The law, signed Tuesday by Gov. Mark Dayton, allows the state to exercise its option under the federal Patient Protection and Affordable Care Act to expand Medical Assistance.

When the uninsured are treated in emergency rooms, hospitals either suffer a loss or pass those costs onto insured patients. Rep. Thomas Huntley (DFL-Duluth), who sponsors the law with Sen. Kathy Sheran (DFL-Mankato), said expanding Medical Assistance coverage will result in less uncompensated care and raises reimbursements to health care providers.

“This legislation allows us to cover more Minnesotans with health insurance and at the same time get more bang for our buck for Minnesota taxpayers,” Huntley said.

The federal government will pick up the tab for 100 percent of the expansion through 2016. Beginning in 2017, the federal government will gradually reduce that support to 90 percent of the expansion until 2020.

The state is expected to save $129 million in the 2014-2015 biennium, and an estimated $237 million the following biennium, according to Huntley.

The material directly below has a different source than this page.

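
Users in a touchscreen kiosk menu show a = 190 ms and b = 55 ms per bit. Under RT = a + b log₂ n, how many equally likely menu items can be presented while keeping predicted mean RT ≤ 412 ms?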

Increases in income limits will take effect Jan. 1, 2014.

Current eligibility covers adults without minor children who earn up to 75 percent of the federal poverty level. In addition to the newly eligible, thousands of people currently enrolled in the state-offered MinnesotaCare health insurance program are expected to shift to the expanded federal program, which will not include limits on hospitalization as MinnesotaCare does.